We moved apartments last month, away from one that was great apart from its location on the very eastern edge of town to one more in the middle of things. Our new apartment is close enough to a train station for me to take the train to work now, which I've appreciated. Since I work part-time, I leave at 2 PM and can usually get a seat on the train with no problem for the ride home. Going to work, though, is another story.
The trains are packed full at peak times. Packed. As in, some days I can't even get close enough to a bar to hang onto because of all the people in the way. The evenings are worse than the mornings, I discovered last week, but the mornings are pretty bad (and look to get worse now that schools and universities are back in session).

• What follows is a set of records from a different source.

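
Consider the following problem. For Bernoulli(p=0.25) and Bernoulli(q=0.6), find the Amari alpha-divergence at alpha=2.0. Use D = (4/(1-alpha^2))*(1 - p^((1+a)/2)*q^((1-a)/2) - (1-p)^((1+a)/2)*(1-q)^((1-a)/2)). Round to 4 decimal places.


Amari alpha-divergence:
D = (4/(1-alpha^2))*(1 - p^((1+a)/2)*q^((1-a)/2) - (1-p)^((1+a)/2)*(1-q)^((1-a)/2)).
alpha = 2.0, p = 0.25, q = 0.6.
e1 = (1+alpha)/2 = 1.5, e2 = (1-alpha)/2 = -0.5.
t1 = p^e1 * q^e2 = 0.25^1.5 * 0.6^-0.5 = 0.161374.
t2 = (1-p)^e1 * (1-q)^e2 = 0.75^1.5 * 0.4^-0.5 = 1.02698.
4/(1-alpha^2) = -1.333333.
D = -1.333333*(1 - 0.161374 - 1.02698) = 0.2511

0.2511


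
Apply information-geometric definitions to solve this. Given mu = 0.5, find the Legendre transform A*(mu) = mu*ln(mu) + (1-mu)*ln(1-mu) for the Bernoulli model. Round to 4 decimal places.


Legendre transform for Bernoulli:
A*(mu) = mu*log(mu) + (1-mu)*log(1-mu).
mu = 0.5, 1-mu = 0.5.
mu*log(mu) = 0.5*log(0.5) = -0.346574.
(1-mu)*log(1-mu) = 0.5*log(0.5) = -0.346574.
A* = -0.346574 + -0.346574 = -0.6931

-0.6931


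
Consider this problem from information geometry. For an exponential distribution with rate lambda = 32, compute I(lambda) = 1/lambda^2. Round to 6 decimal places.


Fisher information for exponential: I(lambda) = 1/lambda^2.
lambda = 32, lambda^2 = 1024.
I = 1/1024 = 0.000977

0.000977


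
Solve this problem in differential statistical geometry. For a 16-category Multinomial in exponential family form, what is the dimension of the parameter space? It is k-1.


Exponential family dimension calculation:
For Multinomial with k=16 categories, dim = k-1 = 15.

15


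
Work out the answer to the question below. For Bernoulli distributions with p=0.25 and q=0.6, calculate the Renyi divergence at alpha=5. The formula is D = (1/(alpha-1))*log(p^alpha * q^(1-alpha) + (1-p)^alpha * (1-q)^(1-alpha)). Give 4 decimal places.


Renyi divergence of order alpha between Bernoulli distributions:
D = (1/(alpha-1))*log(p^alpha * q^(1-alpha) + (1-p)^alpha * (1-q)^(1-alpha)).
alpha = 5, p = 0.25, q = 0.6.
p^alpha * q^(1-alpha) = 0.25^5 * 0.6^-4 = 0.007535.
(1-p)^alpha * (1-q)^(1-alpha) = 0.75^5 * 0.4^-4 = 9.269714.
sum = 0.007535 + 9.269714 = 9.27725.
D = (1/4)*log(9.27725) = 0.5569

0.5569


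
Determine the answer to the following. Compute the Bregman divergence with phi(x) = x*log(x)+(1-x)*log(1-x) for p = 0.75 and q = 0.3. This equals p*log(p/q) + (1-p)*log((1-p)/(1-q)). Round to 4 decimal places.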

|This was a little field trip we took with our interns from|
work last summer. Middle of the day, many seats filled,
bike racks occupied even before we got on
(at the second stop on the line!).
But it took a while to build up to this. When I first moved to Austin in 2010, the train had been operational for about four months and the great joke going around was that the train cost millions of dollars and three people were riding it.
Apparently, that notion took hold and refuses to die, despite standing-room-only trains for most of the day. Just this week, a visitor to the office told me, "You know, I've never seen anybody on that train." He said this minutes after I had pried myself out of the crowd to get off the train and head to the office.
I told him, "You must not be looking at it right." He was kind enough to believe, after I described my daily ride, that the train is indeed full for most routes of the day.
It's funny to me how long people can hang on to something that we heard once. It seems obvious enough to me that train ridership would increase gradually over time, and I'm not surprised to hear that there weren't thousands of people crowding all the platforms the day the train began service. But that's changed now (okay, we're still not up to thousands-- the train doesn't have that much capacity), so maybe after a couple more years I'll stop hearing about how there's "nobody" riding the trains.
Or maybe not. Texans do love their traditions, after all.
Are there any pithy but untrue statements that you hear a lot? Or is there an idea you're hanging on to that you may need to let go of?